Was QE 1 just aimed at gaining collateral benefits (cleaning bank balance sheets so they could raise capital, benefitting banks by giving them an income stream from the interest paid on reserves in place, and probably more)?
To the extent the FED now shifts QE 2 to crediting reserves (vs what they did in 2010 = borrowing the purchase price from the Treasury), how will that amount to printing if reserves still aren't withdrawn or loaned against?
Further, a system like QE 1 was a closed loop. Basically just an exchange of assets/liabilities on two sets of balance sheets - the banks and the feds. No money left this loop.
But any QE system that acquires treasury paper requires money to somehow leave the loop. Money that the Treasury will use to run the govt. So, as in 2010, no money left the QE 2 loop. The Treasury sold paper that raised money that was given to the FED who bought treasury paper. At most there was a collateral impact (Treasury sold short paper, Fed bought 3-7 year paper), but otherwise it was a $200 billion closed loop.
Since the SFP is seemingly tapped out, presumably the FED will shift to building reserves to pay for more T paper. Where, in that loop, will money be created, found or invented to allow the Treasury to raise money that it can then spend of all its stuff?
Wow davepowers! You ask difficult questions.
Perhaps some of the brilliant minds here on ZH will attempt to post an answer.
But, don't be surprised if all you hear are crickets.
>>Was QE 1 just aimed at gaining collateral benefits
banks turned around and purchased Treasuries, in essence, swapping failing private for "still good" public paper. Treasury spent the proceeds of debt sales to prop up many more outstanding mbs, gse etc..throwing good money after the bad.
QE 2 is similar, Fed prints money, Treasury issues debt, Fed buys Treasuries with newly created money. Has been happening in Japan for decades. Why? In aggregate, you need income (interest) streams continue to come in to support the outstanding stock of paper. Private sector is no longer good for paying, hence government is taking over.
"Money" is also created by private parties when a "contract to pay" is entered into, secured or unsecured.
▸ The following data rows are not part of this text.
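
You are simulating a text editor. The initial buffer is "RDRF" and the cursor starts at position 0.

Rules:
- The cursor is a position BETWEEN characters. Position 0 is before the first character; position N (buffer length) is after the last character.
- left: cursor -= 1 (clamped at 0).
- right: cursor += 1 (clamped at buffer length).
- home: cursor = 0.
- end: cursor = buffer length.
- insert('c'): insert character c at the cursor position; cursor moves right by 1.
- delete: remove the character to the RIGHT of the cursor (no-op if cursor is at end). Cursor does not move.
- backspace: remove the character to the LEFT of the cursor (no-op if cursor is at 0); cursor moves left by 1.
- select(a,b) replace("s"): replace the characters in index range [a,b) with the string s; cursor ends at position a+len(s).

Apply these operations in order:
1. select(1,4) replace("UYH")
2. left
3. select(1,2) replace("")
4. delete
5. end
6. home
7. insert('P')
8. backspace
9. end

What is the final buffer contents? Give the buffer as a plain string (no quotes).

Answer: RH

Derivation:
After op 1 (select(1,4) replace("UYH")): buf='RUYH' cursor=4
After op 2 (left): buf='RUYH' cursor=3
After op 3 (select(1,2) replace("")): buf='RYH' cursor=1
After op 4 (delete): buf='RH' cursor=1
After op 5 (end): buf='RH' cursor=2
After op 6 (home): buf='RH' cursor=0
After op 7 (insert('P')): buf='PRH' cursor=1
After op 8 (backspace): buf='RH' cursor=0
After op 9 (end): buf='RH' cursor=2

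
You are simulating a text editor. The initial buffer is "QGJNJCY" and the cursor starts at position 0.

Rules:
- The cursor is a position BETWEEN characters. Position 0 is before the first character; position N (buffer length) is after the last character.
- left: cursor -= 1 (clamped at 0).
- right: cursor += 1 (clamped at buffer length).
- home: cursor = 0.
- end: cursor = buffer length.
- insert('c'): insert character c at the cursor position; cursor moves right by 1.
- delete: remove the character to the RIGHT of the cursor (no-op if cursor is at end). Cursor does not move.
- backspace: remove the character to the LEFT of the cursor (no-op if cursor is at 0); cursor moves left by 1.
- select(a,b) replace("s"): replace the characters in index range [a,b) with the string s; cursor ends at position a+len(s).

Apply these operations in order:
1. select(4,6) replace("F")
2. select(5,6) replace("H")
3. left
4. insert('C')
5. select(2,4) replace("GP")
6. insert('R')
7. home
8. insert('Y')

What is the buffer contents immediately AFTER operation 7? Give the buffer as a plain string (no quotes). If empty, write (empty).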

An example would be a 'land-jobber' breaking up a parcel of land into smaller pieces, and holding some of the financing in his own name outside the bona fide 'banking' system. These debts and payment schedules get serviced with the 'official' bank money.
From the DB,
US Panel Blames Banks for '08 Meltdown, but not Central Banks
MORE:
http://www.thedailybell.com/1713/US-Panel-Blames-Banks-for-2008-Meltdown...
Could the banks, with their digitally increased reserves, simply have invested in Treasuries, thus "earning" a higher return than they owed on the reserves borrowed from the Fed? If so, there's your loop exit.
But the reserves are analogous to your holding a passbook savings account. The money just sits there, an asset to you and a liability to the bank. A dribble of interest is paid thereon.
In order to invest in Treasuries you would need to withdraw money from the savings account, yet per Crescenzi and all the data I've seen, the banks didn't withdraw the excess reserves.
I don't now if this is possible, but could one bank borrow $ from another using the in place reserves as collateral, then purchase treasuries, in effect leveraging their excess reserves. That might provide a loop exit and via the magic of FRL amount to printing.
BUT, the data Crescenzi provides show that bank lending continues to sink albeit at a slower pace.
Or perhaps QE is all collateral or side effects, with little real 'printing.' The biggest collateral impact, maybe the FEDs greatest power, is psychological. People think, assume, believe that the FED is printing and react accordingly.
Like the Wizard of Oz, before the curtain parted.